Giada De Laurentiis' 2 Favorite Food Cultures (Other Than Italian)

Giada De Laurentiis has made a legacy by putting Italian food on center stage. Through her television shows, cookbooks, and social media platforms, she has shown home cooks what authentic Italian food is. Born in Rome into a famous Italian family, she often references her childhood and family experiences with food, specifically (and not surprisingly) Italian food. Like so many others, she naturally gravitates towards the cuisine of her upbringing.

Despite the fact that she's built a career around all things Italian, De Laurentiis is like most Americans in that she enjoys all kinds of other foods as well. When she's not in the mood for pasta al limone or sheet pan lasagna, she loves Japanese and French food. As a classically trained chef, she certainly understands the concept of not only creating something that tastes delicious but is beautiful to behold as well — and Japanese and French cuisine definitely know how to make a plate look good.

Japanese cuisine is beautiful and understated

De Laurentiis told Parade, "I think it's something a lot of people don't know about me, but I'm marveled by the beauty and delicacy of Japanese food. It's so artistic." In 2021, she virtually joined chef Shinji Ishida of Nogizaka Shin, a Michelin-starred restaurant in Tokyo, for a Japanese fermentation lesson, something she was thrilled to do. The Italian chef has appreciated Japanese food since she went to culinary school in her 20s where she admired her Japanese classmates' plating skills.

She believes Italian and Japanese cuisine share the values of simplicity and lots of flavor — but admits Italian presentation veers on the rustic side while Japanese food exudes effortless beauty. This is seen in perfectly formed, pristine pieces of nigiri, expertly built bento boxes, bowls of colorful ramen that are almost too pretty to disturb, and perfect triangles of onigiri, among many Japanese dishes.

French food engages all of your senses

French food has been a favorite of De Laurentiis for a long time as well, which is probably one of the reasons she chose to attend the Le Cordon Bleu culinary school in Paris, France. She had her sights set on becoming a pastry chef and found inspiration in the city's many bakeries. It wasn't only the precision she saw that was put into classic French pastries, cakes, and desserts, but it was also the aromas coming from the bakeries, and the rainbow of colors, flavors, and textures of each croissant, éclair, and profiterole she came across.
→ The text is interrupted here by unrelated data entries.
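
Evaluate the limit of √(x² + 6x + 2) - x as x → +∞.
This is an ∞ − ∞ indeterminate form.
Multiply and divide by the conjugate √(x²+6x + 2) + x; the x² terms cancel, leaving (6x + 2)/(√(x²+6x + 2)+x) → 6/2 = 3.
Limit = 3.

Final answer: 3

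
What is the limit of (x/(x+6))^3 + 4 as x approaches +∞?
As x → +∞: x/(x+6) = 1/(1 + 6/x) → 1, and the 3rd power of a limit-1 base also → 1; with the additive constant, 1 + 4 = 5.
Limit = 5.

Final answer: 5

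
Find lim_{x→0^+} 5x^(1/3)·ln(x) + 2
The product is a 0·∞ indeterminate form at x → 0⁺.
Rewrite the product as 5·ln(x) / x^(-1/3) and apply L'Hôpital, or use the standard hierarchy x^(-1/3) ≫ |ln x| as x → 0⁺.
The indeterminate product → 0, so the limit = 2.

Final answer: 2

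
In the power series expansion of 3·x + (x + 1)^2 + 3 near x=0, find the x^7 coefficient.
Expand to order 7: 3·x + (x + 1)^2 + 3 = x^2 + 5·x + 4 + O(x^8).
The coefficient of x^7 is 0.

Final answer: 0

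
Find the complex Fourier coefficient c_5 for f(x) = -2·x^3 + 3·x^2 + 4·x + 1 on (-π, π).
Compute the real Fourier coefficients first: a_5 = -12/25, b_5 = 224/125 - 4·π^2/5.
Then c_5 = (a_5 − i·b_5)/2 = -6/25 - 112·i/125 + 2·i·π^2/5.

Final answer: -6/25 - 112·i/125 + 2·i·π^2/5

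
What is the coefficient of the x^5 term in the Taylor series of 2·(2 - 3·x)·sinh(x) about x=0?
Expand to order 5: 2·(2 - 3·x)·sinh(x) = x^5/30 - x^4 + 2·x^3/3 - 6·x^2 + 4·x + O(x^6).
The coefficient of x^5 is 1/30.

Final answer: 1/30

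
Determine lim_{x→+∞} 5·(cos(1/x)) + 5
Evaluate the dominant behaviour as x → +∞; each term tends to a finite value or vanishes.
Limit = 10.

Final answer: 10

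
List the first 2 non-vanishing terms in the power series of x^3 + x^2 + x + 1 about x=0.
x + 1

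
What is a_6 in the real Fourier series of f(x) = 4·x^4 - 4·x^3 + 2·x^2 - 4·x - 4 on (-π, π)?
a_6 = (1/π) ∫_{-π}^{π} f(x)·cos(6x) dx.
Evaluate the integral (use parity and integration by parts as needed): a_6 = 2/27 + 8·π^2/9.

Final answer: 2/27 + 8·π^2/9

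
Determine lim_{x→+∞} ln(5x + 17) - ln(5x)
This is an ∞ − ∞ indeterminate form.
Combine the logarithms: ln(5x+17) − ln(5x) = ln((5x+17)/(5x)) = ln(1 + 17/(5x)) → ln(1) = 0.
Limit = 0.

Final answer: 0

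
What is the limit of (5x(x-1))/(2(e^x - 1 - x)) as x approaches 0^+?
Both numerator and denominator → 0 as x → 0^+; this is a 0/0 indeterminate form.
Expand each to leading order near x = 0: numerator ~ -5·x, denominator ~ x^2.
The limit of the ratio is -∞.

Final answer: -∞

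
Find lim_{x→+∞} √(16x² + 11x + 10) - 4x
As x → +∞: multiply by the conjugate to get (11x+10)/(√(16x²+11x+10)+4x); the denominator ~ 8x, so the limit is 11/8.
Limit = 11/8.

Final answer: 11/8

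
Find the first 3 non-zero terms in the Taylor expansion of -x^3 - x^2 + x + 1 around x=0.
-x^2 + x + 1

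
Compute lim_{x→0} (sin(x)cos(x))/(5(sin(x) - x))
Both numerator and denominator → 0 as x → 0; this is a 0/0 indeterminate form.
Expand each to leading order near x = 0: numerator ~ x, denominator ~ -5·x^3/6.
The limit of the ratio is -∞.

Final answer: -∞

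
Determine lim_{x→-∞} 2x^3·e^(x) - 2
The product is a 0·∞ indeterminate form at x → -∞.
Rewrite the product as 2x^3 / e^(-x) (an ∞/∞ form) and apply L'Hôpital, or use the standard hierarchy e^(|x|) ≫ |x^3| as x → -∞.
The indeterminate product → 0, so the limit = -2.

Final answer: -2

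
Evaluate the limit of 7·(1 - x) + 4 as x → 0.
Direct substitution at x = 0 gives 11.

Final answer: 11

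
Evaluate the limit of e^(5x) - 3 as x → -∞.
Evaluate the dominant behaviour as x → -∞; each term tends to a finite value or vanishes.
Limit = -3.

Final answer: -3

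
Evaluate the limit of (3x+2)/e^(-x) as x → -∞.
This is an ∞/∞ indeterminate form as x → -∞.
Compare growth rates of the dominant terms (exponentials ≫ polynomials ≫ logarithms), or apply L'Hôpital's rule; the quotient → 0.
Limit = 0.

Final answer: 0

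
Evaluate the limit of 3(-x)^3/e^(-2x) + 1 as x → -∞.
The quotient is an ∞/∞ indeterminate form as x → -∞.
Compare growth rates of the dominant terms (exponentials ≫ polynomials ≫ logarithms), or apply L'Hôpital's rule; the quotient → 0.
Adding the constant: 0 + 1 = 1. Limit = 1.

Final answer: 1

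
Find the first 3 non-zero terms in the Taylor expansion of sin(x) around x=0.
x^5/120 - x^3/6 + x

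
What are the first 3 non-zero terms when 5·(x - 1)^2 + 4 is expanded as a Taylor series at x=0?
5·x^2 - 10·x + 9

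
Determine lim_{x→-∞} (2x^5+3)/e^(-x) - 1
The quotient is an ∞/∞ indeterminate form as x → -∞.
Compare growth rates of the dominant terms (exponentials ≫ polynomials ≫ logarithms), or apply L'Hôpital's rule; the quotient → 0.
Adding the constant: 0 - 1 = -1. Limit = -1.

Final answer: -1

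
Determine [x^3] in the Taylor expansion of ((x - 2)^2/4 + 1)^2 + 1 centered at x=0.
Expand to order 3: ((x - 2)^2/4 + 1)^2 + 1 = -x^3/2 + 2·x^2 - 4·x + 5 + O(x^4).
The coefficient of x^3 is -1/2.

Final answer: -1/2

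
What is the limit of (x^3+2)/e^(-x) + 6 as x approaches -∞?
The quotient is an ∞/∞ indeterminate form as x → -∞.
Compare growth rates of the dominant terms (exponentials ≫ polynomials ≫ logarithms), or apply L'Hôpital's rule; the quotient → 0.
Adding the constant: 0 + 6 = 6. Limit = 6.

Final answer: 6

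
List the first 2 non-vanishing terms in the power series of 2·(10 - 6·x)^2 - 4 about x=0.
196 - 240·x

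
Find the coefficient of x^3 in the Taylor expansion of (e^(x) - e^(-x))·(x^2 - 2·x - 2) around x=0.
Expand to order 3: (e^(x) - e^(-x))·(x^2 - 2·x - 2) = 4·x^3/3 - 4·x^2 - 4·x + O(x^4).
The coefficient of x^3 is 4/3.

Final answer: 4/3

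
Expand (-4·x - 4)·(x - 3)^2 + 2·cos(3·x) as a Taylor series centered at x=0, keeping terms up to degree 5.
27·x^4/4 - 4·x^3 + 11·x^2 - 12·x - 34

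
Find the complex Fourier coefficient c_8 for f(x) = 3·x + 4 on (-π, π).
Compute the real Fourier coefficients first: a_8 = 0, b_8 = -3/4.
Then c_8 = (a_8 − i·b_8)/2 = 3·i/8.

Final answer: 3·i/8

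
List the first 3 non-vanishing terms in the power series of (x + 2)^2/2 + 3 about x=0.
x^2/2 + 2·x + 5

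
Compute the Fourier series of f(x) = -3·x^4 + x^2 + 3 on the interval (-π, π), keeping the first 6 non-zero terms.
(-148 + 24·π^2)·cos(x) + (10 - 6·π^2)·cos(2·x) + (-20/9 + 8·π^2/3)·cos(3·x) + (13/16 - 3·π^2/2)·cos(4·x) + (-244/625 + 24·π^2/25)·cos(5·x) - 3·π^4/5 + 3 + π^2/3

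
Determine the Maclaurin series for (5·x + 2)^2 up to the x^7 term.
25·x^2 + 20·x + 4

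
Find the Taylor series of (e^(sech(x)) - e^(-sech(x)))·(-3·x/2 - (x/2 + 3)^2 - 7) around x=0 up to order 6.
x^6·(e^(-1)/720 + 589·e/180) + x^5·(-3·e/2 - 3·e^(-1)/8) + x^4·(-125·e/24 - 29·e^(-1)/24) + x^3·(9·e^(-1)/4 + 9·e/4) + x^2·(33·e^(-1)/4 + 31·e/4) + x·(-9·e/2 + 9·e^(-1)/2) - 16·e + 16·e^(-1)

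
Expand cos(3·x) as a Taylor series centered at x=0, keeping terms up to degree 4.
27·x^4/8 - 9·x^2/2 + 1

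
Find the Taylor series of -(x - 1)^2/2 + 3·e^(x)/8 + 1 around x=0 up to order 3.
x^3/16 - 5·x^2/16 + 11·x/8 + 7/8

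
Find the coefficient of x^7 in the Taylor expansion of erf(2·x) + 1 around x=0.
Expand to order 7: erf(2·x) + 1 = -128·x^7/(21·√(π)) + 32·x^5/(5·√(π)) - 16·x^3/(3·√(π)) + 4·x/√(π) + 1 + O(x^8).
The coefficient of x^7 is -128/(21·√(π)).

Final answer: -128/(21·√(π))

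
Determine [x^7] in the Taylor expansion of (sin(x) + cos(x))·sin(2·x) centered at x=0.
Expand to order 7: (sin(x) + cos(x))·sin(2·x) = -547·x^7/2520 + 91·x^6/180 + 61·x^5/60 - 5·x^4/3 - 7·x^3/3 + 2·x^2 + 2·x + O(x^8).
The coefficient of x^7 is -547/2520.

Final answer: -547/2520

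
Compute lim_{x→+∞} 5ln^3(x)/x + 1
The quotient is an ∞/∞ indeterminate form as x → +∞.
The polynomial denominator x dominates the logarithmic numerator (any positive power of x ≫ ln^3(x) as x → ∞), so the quotient → 0.
Adding the constant: 0 + 1 = 1. Limit = 1.

Final answer: 1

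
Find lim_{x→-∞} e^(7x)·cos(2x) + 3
Evaluate the dominant behaviour as x → -∞; each term tends to a finite value or vanishes.
Limit = 3.

Final answer: 3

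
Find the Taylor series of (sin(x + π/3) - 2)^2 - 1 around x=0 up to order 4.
x^4·(-2 + √(3)/2)^2·(√(3)/(24·(-2 + √(3)/2)) + 5/(48·(-2 + √(3)/2)^2)) + x^3·(-2 + √(3)/2)^2·(-√(3)/(4·(-2 + √(3)/2)^2) - 1/(6·(-2 + √(3)/2))) + x^2·(-2 + √(3)/2)^2·(1/(4·(-2 + √(3)/2)^2) - √(3)/(2·(-2 + √(3)/2))) + x·(-2 + √(3)/2) - 1 + (-2 + √(3)/2)^2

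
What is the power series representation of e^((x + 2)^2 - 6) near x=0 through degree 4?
115·x^4·e^(-2)/6 + 44·x^3·e^(-2)/3 + 9·x^2·e^(-2) + 4·x·e^(-2) + e^(-2)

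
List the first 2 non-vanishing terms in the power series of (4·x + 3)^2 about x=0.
24·x + 9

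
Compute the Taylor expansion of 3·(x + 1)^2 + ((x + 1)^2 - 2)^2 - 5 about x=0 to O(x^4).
4·x^3 + 5·x^2 + 2·x - 1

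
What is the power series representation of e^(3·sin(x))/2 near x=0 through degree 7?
-23·x^7/60 - 83·x^6/160 - x^5/10 + 15·x^4/16 + 2·x^3 + 9·x^2/4 + 3·x/2 + 1/2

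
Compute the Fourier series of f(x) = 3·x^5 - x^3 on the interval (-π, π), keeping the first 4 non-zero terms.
(-122·π^2 + 6·π^4 + 732)·sin(x) + (-3·π^4 - 24 + 16·π^2)·sin(2·x) + (-46·π^2/9 + 92/27 + 2·π^4)·sin(3·x) + (-3·π^4/2 - 57/64 + 19·π^2/8)·sin(4·x)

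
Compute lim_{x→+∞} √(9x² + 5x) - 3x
As x → +∞: multiply by the conjugate to get (5x)/(√(9x²+5x)+3x); the denominator ~ 6x, so the limit is 5/6.
Limit = 5/6.

Final answer: 5/6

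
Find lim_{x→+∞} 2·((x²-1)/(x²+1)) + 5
Evaluate the dominant behaviour as x → +∞; each term tends to a finite value or vanishes.
Limit = 7.

Final answer: 7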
Upon returning to the United States, De Laurentiis did not pursue becoming a pastry chef, but she did begin a culinary career that included a stint at Spago in Beverly Hills and launching her own catering company before becoming a star on the Food Network. However, she never forgot what she learned in Paris, about how food should draw you in even before you see or taste it. It's the whole experience — from the waft of smells coming from the kitchen to the care you put into plating your food — that makes De Laurentiis particularly enjoy the elegance of French cuisine.